Jackson County schools were integrated in 1963, eight years before Montgomery County. Segregation still haunted the place. Teachers intervened to prohibit interracial dating. Honor classes were made of mostly White students. In 1998, I was a senior at Marianna High School, who went to prom in an expensive dress and blond curls. I couldn't attend the dance with my boyfriend, who was Puerto Rican, because my parents forbid it. Instead, I went with a White friend. Everybody seemed happy, or we were good at faking it. That year, the seniors elected a Black prom queen, whom I had known since elementary school. I voted for her, though many other White students didn't. White parents expressed their frustration about her wearing the crown. I cheered when they crowned her. There was a White prom king. When it was time for the prom king and queen to dance together, they danced with their dates instead. Our prom wasn't segregated, but racial boundary policing was pervasive.
Prom was the least of our worries, though it reflected the racial tensions that dictated our lives. White parents made sure that White kids understood their lives as separate from their Black classmates. Middle class White parents relied on polite society and all of its norms to do the work for them. Working class White kids, like me, encountered offhand remarks, racist slurs, declarations of tradition, and the strict boundaries of whom we could love and befriend.

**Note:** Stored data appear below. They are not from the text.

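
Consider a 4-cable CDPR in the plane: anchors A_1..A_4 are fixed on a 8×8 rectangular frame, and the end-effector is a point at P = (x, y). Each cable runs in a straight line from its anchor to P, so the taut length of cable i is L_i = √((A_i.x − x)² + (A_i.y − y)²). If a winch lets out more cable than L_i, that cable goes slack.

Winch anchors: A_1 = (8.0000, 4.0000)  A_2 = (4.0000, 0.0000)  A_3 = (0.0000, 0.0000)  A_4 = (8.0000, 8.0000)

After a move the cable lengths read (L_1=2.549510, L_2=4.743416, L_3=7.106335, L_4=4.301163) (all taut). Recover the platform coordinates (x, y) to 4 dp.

(5.5000, 4.5000)

circle eqns → linear via eq_j − eq_1; set q_j = A_j·A_j − L_j²
q_1 = 64.0000+16.0000−6.5000 = 73.5000
8.0000·x + 8.0000·y = q_1−q_2 = 80.0000
16.0000·x + 8.0000·y = q_1−q_3 = 124.0000
0.0000·x − 8.0000·y = q_1−q_4 = -36.0000
solve first two rows → x=5.5000, y=4.5000
check cable 4: ‖A_4−P‖² = 18.5000 ≈ L_4² = 18.5000 ✓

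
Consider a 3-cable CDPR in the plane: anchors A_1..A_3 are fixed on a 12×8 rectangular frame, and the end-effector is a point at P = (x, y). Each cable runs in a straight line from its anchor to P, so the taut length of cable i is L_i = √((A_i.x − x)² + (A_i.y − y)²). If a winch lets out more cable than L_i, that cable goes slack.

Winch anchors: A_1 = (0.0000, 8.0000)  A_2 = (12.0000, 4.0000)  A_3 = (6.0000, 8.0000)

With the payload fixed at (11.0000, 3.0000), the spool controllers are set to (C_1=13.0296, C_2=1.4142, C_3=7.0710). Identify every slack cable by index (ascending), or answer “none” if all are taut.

cable 1: L_1 = ‖A_1−P‖ = 12.0830;  C_1 = 13.0296 → slack
cable 2: L_2 = ‖A_2−P‖ = 1.4142;  C_2 = 1.4142 → taut
cable 3: L_3 = ‖A_3−P‖ = 7.0711;  C_3 = 7.0710 → taut

1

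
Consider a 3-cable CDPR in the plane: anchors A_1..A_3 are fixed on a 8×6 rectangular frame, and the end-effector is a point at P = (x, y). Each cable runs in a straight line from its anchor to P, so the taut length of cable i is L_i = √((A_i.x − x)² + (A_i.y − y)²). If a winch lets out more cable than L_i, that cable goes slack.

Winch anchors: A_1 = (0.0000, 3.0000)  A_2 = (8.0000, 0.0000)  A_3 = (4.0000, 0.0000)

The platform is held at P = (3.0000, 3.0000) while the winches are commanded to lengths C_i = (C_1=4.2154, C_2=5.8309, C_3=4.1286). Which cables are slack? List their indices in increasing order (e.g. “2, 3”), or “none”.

1, 3

cable 1: √((-3.0000)²+(0.0000)²)=3.0000, C_1=4.2154: slack
cable 2: √((5.0000)²+(-3.0000)²)=5.8310, C_2=5.8309: taut
cable 3: √((1.0000)²+(-3.0000)²)=3.1623, C_3=4.1286: slack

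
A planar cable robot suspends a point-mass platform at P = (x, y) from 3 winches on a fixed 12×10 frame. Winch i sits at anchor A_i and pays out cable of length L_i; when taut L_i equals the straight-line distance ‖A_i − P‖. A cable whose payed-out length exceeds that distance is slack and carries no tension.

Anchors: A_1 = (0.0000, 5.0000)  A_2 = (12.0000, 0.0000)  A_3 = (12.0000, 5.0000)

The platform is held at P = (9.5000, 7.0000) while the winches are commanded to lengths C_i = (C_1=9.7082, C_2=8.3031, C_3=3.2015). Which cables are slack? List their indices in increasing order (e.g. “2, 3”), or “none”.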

A segregated prom is the kind of story that shocks but also titillates white audiences outside of the South. Look, at the backward South, they say, the racism is so blatant and obvious. Southerners still have segregation and Confederate flags, they utter with horror. They whisper, Aren't we so glad we don't live there? The murder of a young Black man by a White man confirms the horror and their disdain. White people can distance themselves from their own racism by saying "at least our proms are integrated" as white police officers shoot Black people in their own regions. The South looms large in all of our discussions of race in America, but racism doesn't dwell solely here.
Laub reinforces images of the South as an exceptionally racist place. Conjuring the backward, racist South allows White people elsewhere in the country to distance themselves from structures of racism that made Whiteness into a privilege. Racism happens somewhere else, not where they live, so stories like Southern Rites reassure, rather than challenge, them.
I yearned for something beyond shots of the Confederate flag and historical photos of the KKK to contextualize how private proms endured and why Patterson's murderer ended up with a light sentence. The histories of these counties surely inform current events, but Laub never shows us how. Are these the only stories that we have to tell about racism? No. Then, why are these the stories that we latch onto? Who benefits for these portrayals of South?
The image of a backward, racist South gets us nowhere. It confirms what people outside of the South already believe. It doesn't tell us a story we need to hear. Racism is not limited to this region. Southerners need to talk and act against racism if we want to create a better South. We surely need one, but Southern Rites misses an opportunity for conversation by relying on easy stereotypes. We need better documentaries than this. We need them now more than ever.